Un député tout en discrétion
« Discret dans les médias, le député du Mâconnais-Clunisois, Benjamin Dirx, revient sur les quinze jours de débats à l’Assemblée nationale sur la réforme des retraites ». C’est par cette accroche que la presse locale introduit l’interview de Monsieur le député.
Et quelle discrétion en effet !
Une discrétion telle qu’il a refusé de s’exprimer localement, tous médias confondus, sur cette réforme qui pousse des milliers de personnes dans les rues. Sa discrétion est telle qu’il n’a jugé bon d’apparaitre que pour la Saint Valentin, aux côtés de quelques personnalités locales.
On retrouve ainsi le même souci de discrétion lors des débats à l’Assemblée nationale sur le repas à un euro pour les étudiants, puisqu’il a préféré être absent.
Discrétion encore, quant à la durée des débats sur la réforme des retraites à l’Assemblée nationale, puisque M. Dirx omet de préciser que le gouvernement a choisi d’écourter les échanges. Les débats n’auront duré que 9 jours parce que le gouvernement a fort opportunément choisi de passer par un budget rectificatif de la Sécurité sociale, avec le fameux article 47-1, permettant de transmettre le texte directement au Sénat sans vote.

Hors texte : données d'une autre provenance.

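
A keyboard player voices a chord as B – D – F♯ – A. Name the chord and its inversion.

B minor seventh, root position

Reducing to letter names: B, D, F#, A. These stack in thirds as B–D–F#–A — a B minor seventh chord.
With the root (B) in the bass, the chord is in root position (figured bass 7).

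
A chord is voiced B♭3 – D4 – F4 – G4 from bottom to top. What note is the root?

Bb, D, F, G are the tones of a G minor seventh chord (G–Bb–D–F), making G the root.

G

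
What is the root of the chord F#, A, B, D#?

B

The distinct letter names are F#, A, B, D#. Arranged as a stack of thirds they read B–D#–F#–A, so B is the root (a B dominant seventh chord).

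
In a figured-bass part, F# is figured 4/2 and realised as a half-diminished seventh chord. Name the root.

The figures 4/2 mean the seventh of the chord is in the bass. If F# is the seventh of a half-diminished seventh chord, the root is G# (chord tones G#–B–D–F#).

G#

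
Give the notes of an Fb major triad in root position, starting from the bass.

Fb major is Fb–Ab–Cb. Root position puts the root (Fb) in the bass, with the remaining tones above: Fb, Ab, Cb.

Fb, Ab, Cb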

Discrétion à nouveau quand M. Dirx avoue qu’ « il est souvent compliqué de calculer la pension que le retraité obtiendra. (Qu’) il y a quasiment autant de cas que de Français ». Doux euphémismes pour expliquer que le travail des députés insoumis a permis de clarifier quelques points : la retraite à 1 200 € ne concernerait finalement que quelques personnes en France, tout comme le dispositif les « carrières longues » pourrait permettre à certains salariés entrés tôt sur le marché du travail de cotiser 44 annuités (sic).
Discrétion aussi quand il affirme vouloir sauver le système par répartition «présenté comme « à bout de souffle », oubliant que même le président du Conseil d’Orientation des Retraites estime cette réforme inutile et injustifiée.
Discrétion absolue également quand M. Dirx évoque les « avancées sur l’index senior », manière élégante d’avouer que cet article 2 du projet de loi a été rejeté, et cela même par ses amis LR.
Discrétion enfin, quand il s’enorgueillit modestement du taux de chômage dans la circonscription, omettant radiations, travail à temps partiel, critères de pénibilité disparus.
Et bien voilà, que voulez-vous, Monsieur Dirx est un homme discret, tout en nuances et en précautions, qui s’apitoie sur le niveau des échanges à l’Assemblée.
Rappelons-lui tout de même, si cela peut aider, que l’Assemblée nationale n’est pas une chambre d’enregistrement mais bien un lieu de débats, d’échanges, de confrontations d’idées et d’arguments.
Pour conclure avouons, comme lui, que les mots ont une valeur et que les éléments de langage de la majorité retranscrits mot à mot n’ont de valeur que pour ceux qui veulent encore y croire.